The woman, whose identity has been withheld, told The Guardian that she was pinned to a bed in a hotel room before finally managing to get free.
She tried to report the incident when she returned to the UK, but said the response to her allegations was "inadequate".
The aide also said Theresa May's attempts to toughen up the parliamentary procedures for dealing with sex assault claims - demanded in the wake of numerous allegations at Westminster in recent days - does not go far enough.
The woman said she was left alone with the MP in a hotel bar when he asked her to come to his room while he packed for the flight home.
She said: "I honestly didn’t think anything of it. I thought we had a very professional relationship. There had been no indication of any flirting or anything at all.
"But when I got to his hotel room, he said: ‘Come and sit on the bed’ which made me feel uncomfortable, so I didn’t and I was standing near the door. But he was quite insistent, so tried to brush it off, saying: ‘Come on pack your bags and we’ll go and meet everybody.’
"At which point, he basically pulled me on to the bed and pushed me back, and tried to kiss me. I very clearly said: ‘No, this is not what I want.’ He held me by my shoulders and pushed me back again. On the third time, I managed to push him off again and basically ran out the room.
"Initially I was just really shocked and I didn’t expect it but I was quite quickly scared because I knew I was in a vulnerable situation"
Back in the UK, the police said they could not investigate as the incident happened abroad. The woman said the parliamentary commissioner for standards, Kathryn Hudson, said MPs could not be investigated for their "purely private and personal lives".
Attempts to get Commons officials and her party to pursue the matter also failed, she said.
The woman, who works for another MP, added: "Some of the people who knew what happened to me are now being tasked with fixing this broken system and those are the very people who in my opinion at best turned a blind eye and at worst actively covered it up..
"To put the responsibility on senior politicians to fix this is inadequate and not going to work. It’s inappropriate and I have very little faith or trust that they are suddenly going to have the victims’ interests at heart. It is all about self-protection."

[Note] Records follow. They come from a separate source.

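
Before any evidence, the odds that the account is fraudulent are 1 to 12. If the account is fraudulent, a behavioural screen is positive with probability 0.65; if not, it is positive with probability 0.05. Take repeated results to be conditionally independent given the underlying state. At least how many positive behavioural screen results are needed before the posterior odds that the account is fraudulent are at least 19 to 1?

Prior odds = 1/12.
Likelihood ratio of a positive = 0.65/0.05 = 13.
Target odds = 19.
Need (1/12) × 13ⁿ ≥ 19, i.e. 13ⁿ ≥ 228.
13² = 169 falls short of 228 but 13³ = 2197 reaches it, so n = 3.

3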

A spokeswoman for parliament’s standards commissioner said: “While the commissioner takes all such allegations seriously, generally allegations of sexual harassment are outside the commissioner’s remit and she has no power to act on them."
A Commons spokesman said: "The house is limited in its ability to intervene in employment matters, such as allegations of bullying or harassment by MPs of their staff as MPs are self-employed and employ their staff directly.
"We provide HR advice to MPs through the members’ HR advice service, who also promote good employment practices. A free confidential helpline is provided by the House of Commons and available 24/7 for all members’ staff."